Hole 9 - Players are rewarded for conquering the beast by throwing off a fairly high drop-off, down another wooded fairway to find the basket perched on top of a mound. When I got this one in three strokes, I screamed out loud from joy.
Hole 10 - This hole has the least elevation change of any hole thus far. Players are expected to navigate several windows before they toss an approach over a small hill to a basket placed on the downslope.
Hole 11 - This wooded hole doglegs hard left about 100 feet off of the tee and continues on a gentle downhill slope for about another 150-200 feet before locating the basket placed perilously close to a small drop-off. Aggressive putts are tempting but punishing if off the mark.
Hole 12 - Players will find a narrow fairway along a ridge that will dump to the right , where the basket is set among a few trees.
Hole 13 - This hole is very similar in shape to the previous hole, except the fairway is wider because you are throwing down a service road. The largest difficulty here is finding good footing on the tee pad.
Hole 14 - "Beulah Land" - Holes like this are what make disc golf so fun. The hole is set on the lane of an industrial gas or power line (I think). Players tee off on top of a large hill and get to watch the full flight of their fastest disc as it travels down the hill away from the tee, over a valley and small tree line, and back up to the slope of an adjacent hill, where the basket sits nestled in among an opening in the trees.

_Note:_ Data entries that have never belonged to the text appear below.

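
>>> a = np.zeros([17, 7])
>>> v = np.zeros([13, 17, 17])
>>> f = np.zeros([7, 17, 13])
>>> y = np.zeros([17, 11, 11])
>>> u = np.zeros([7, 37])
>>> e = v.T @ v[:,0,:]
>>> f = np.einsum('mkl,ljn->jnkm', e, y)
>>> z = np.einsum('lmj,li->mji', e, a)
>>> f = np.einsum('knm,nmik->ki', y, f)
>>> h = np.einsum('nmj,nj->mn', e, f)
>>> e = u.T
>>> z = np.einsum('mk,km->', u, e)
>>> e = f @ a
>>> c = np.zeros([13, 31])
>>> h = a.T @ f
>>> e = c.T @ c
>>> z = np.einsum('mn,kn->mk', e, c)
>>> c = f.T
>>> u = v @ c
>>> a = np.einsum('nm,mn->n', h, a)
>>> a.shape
(7,)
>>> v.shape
(13, 17, 17)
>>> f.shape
(17, 17)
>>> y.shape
(17, 11, 11)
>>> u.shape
(13, 17, 17)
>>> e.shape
(31, 31)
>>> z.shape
(31, 13)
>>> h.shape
(7, 17)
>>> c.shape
(17, 17)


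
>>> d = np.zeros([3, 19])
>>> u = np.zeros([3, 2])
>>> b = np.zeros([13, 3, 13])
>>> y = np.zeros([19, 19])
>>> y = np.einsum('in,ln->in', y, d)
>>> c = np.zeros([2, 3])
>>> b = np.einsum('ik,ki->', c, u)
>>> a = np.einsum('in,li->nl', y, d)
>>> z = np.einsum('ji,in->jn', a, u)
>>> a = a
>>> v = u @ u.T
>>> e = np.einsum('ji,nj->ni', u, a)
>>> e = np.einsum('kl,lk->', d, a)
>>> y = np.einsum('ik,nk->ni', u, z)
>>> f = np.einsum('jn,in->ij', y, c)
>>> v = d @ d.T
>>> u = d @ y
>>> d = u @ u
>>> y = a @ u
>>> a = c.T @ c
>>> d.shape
(3, 3)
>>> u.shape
(3, 3)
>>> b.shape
()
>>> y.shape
(19, 3)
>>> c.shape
(2, 3)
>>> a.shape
(3, 3)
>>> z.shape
(19, 2)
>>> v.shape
(3, 3)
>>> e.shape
()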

Hole 15 - This is a unique, S-shaped hole. Players navigate a ~200 foot long fairway out of the woods and back into the previous gas or power line. Instead of watching their disc majestically soar from peak to peak as on the previous hole, they are forced to heave their disc uphill and against unusually strong winds (the pipeline acts as a sort of wind tunnel) before they are forced to approach the basket through a window in the opposite tree line.

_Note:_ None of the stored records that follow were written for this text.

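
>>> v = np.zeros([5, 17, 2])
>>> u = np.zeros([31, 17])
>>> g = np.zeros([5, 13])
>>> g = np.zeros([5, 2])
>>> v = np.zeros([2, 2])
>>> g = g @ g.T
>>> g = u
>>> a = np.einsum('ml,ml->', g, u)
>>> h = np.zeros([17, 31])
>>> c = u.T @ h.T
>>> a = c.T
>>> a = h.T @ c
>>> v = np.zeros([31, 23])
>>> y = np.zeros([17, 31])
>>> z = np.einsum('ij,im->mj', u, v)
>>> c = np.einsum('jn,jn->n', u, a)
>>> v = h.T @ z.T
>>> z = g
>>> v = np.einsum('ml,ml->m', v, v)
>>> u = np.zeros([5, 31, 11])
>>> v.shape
(31,)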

Hole 16 - NEW PIN POSITION - Previously, this hole was very short with the basket nestled on a small plateau between a chain-linked fence and a vertical face. Recent updates have cleared a new fairway along the previous red clay, vertical face and pushed the basket into a cove of trees approximately 100 feet beyond the old location. Despite the addition distance, the new hole location is more easily reached with a strong RHBH hyzer with a fairway driver. Very much appreciated modification.
Hole 17 - Here is your ace run. The basket is fairly short (sub-200 feet) with very little elevation change. The fairway is narrow and wooded but fits a RHFH very well.
Hole 18 - One last bomb. Players hike to the top of the hill holes 4 and 5 involved and cross the soccer field one last time. The tee looks through a narrow window, but successful shots are rewarded with the wide-open field. The basket is situated on the far end of the field on a small ridge in a cluster of trees.